À Lifou, le puifélö (Murraya crenulata) comme le hnyim (Alyxia stellata) servent à parfumer les cases ou à se parer d’odeurs agréables. On raconte qu’à l’époque où les jeunes filles sortaient très peu de chez elles, leurs soupirants s’en confectionnaient des couronnes et se postaient non loin de la case, dans le sens du vent, afin que le parfum incite les belles recluses à les rejoindre.

Le santal, l’arbre précieux de Maré

Le santal (Santalum austrocaledonicum) pousse à l’état sauvage dans les îles de Lifou et Maré.

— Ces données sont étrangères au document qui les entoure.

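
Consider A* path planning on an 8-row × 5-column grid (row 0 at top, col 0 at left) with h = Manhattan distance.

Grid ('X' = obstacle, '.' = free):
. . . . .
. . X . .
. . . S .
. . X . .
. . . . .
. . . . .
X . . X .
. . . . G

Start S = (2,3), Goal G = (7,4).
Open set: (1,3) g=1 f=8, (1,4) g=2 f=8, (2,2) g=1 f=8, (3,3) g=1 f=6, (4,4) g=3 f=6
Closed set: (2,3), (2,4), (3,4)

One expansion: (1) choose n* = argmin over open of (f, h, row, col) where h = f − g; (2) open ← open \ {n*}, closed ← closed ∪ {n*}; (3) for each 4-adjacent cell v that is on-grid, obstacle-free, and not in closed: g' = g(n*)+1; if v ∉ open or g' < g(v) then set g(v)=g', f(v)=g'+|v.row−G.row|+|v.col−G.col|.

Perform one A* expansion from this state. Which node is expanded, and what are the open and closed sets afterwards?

step 1: expand (4,4) (f=6, h=3) → closed; open now [(1,3) g=1 f=8, (1,4) g=2 f=8, (2,2) g=1 f=8, (3,3) g=1 f=6, (4,3) g=4 f=8, (5,4) g=4 f=6]

expanded=(4,4); open=[(1,3) g=1 f=8, (1,4) g=2 f=8, (2,2) g=1 f=8, (3,3) g=1 f=6, (4,3) g=4 f=8, (5,4) g=4 f=6]; closed=[(2,3), (2,4), (3,4), (4,4)]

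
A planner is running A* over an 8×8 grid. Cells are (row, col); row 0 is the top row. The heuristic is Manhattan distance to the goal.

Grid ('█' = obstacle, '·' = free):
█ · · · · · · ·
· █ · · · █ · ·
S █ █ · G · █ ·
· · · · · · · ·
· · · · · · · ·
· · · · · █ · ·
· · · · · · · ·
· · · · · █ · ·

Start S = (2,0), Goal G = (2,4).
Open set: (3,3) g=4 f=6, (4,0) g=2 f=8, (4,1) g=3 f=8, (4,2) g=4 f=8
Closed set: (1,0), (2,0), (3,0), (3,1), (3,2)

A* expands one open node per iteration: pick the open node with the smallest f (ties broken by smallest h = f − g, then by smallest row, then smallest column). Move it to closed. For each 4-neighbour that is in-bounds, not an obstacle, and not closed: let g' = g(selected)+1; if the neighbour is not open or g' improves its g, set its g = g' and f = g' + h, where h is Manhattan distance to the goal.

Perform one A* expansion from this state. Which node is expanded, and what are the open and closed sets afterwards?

expanded=(3,3); open=[(2,3) g=5 f=6, (3,4) g=5 f=6, (4,0) g=2 f=8, (4,1) g=3 f=8, (4,2) g=4 f=8, (4,3) g=5 f=8]; closed=[(1,0), (2,0), (3,0), (3,1), (3,2), (3,3)]

step 1: expand (3,3) (f=6, h=2) → closed; open now [(2,3) g=5 f=6, (3,4) g=5 f=6, (4,0) g=2 f=8, (4,1) g=3 f=8, (4,2) g=4 f=8, (4,3) g=5 f=8]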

Dès le XIXe siècle, des santaliers ont établi leurs bases dans les Iles Loyauté. Ils troquaient alors le précieux bois contre des flacons, des pipes, des perles, du fer, du tissu, mais aussi des armes et de l’alcool. Certains choisirent de s’y installer durablement pour y jouer le rôle d’intermédiaires avec les marchands, mais aussi pour y fonder une famille. Surexploité, cet arbre avait pratiquement disparu des circuits de commercialisation. Il renait aujourd’hui grâce à la mise en place d’une filière autour de l’usine de transformation Serei Nod Nengone à Takone sur l’île de Maré. Grâce à un procédé, aussi innovant que top-secret, développé avec un parfumeur de Grasse, la distillerie produit une essence aux qualités exceptionnelles qui a séduit les plus grands noms de la parfumerie (Chanel, Guerlain et Dior) et de la cosmétique (Weleda).

Utilisé au départ pour les encens à brûler, le santal est devenu une denrée rare depuis la quasi-disparition, en Inde, du Santalum album, le meilleur du monde. Pour éviter un tel désastre, les Loyauté ont opté pour une exploitation respectant les règles du développement durable. La coupe des arbres est sévèrement règlementée et se fait selon des quotas sur des spécimens arrivés à maturité. Quelque 300 coupeurs – des propriétaires fonciers de Maré et Lifou – alimentent ainsi l’usine en « bois de cœur » et pour chaque santal arraché, neuf pieds sont replantés avec la participation de toute la population. L’exportation de bois de santal brut est par ailleurs totalement interdite à l’échelle de la Nouvelle-Calédonie.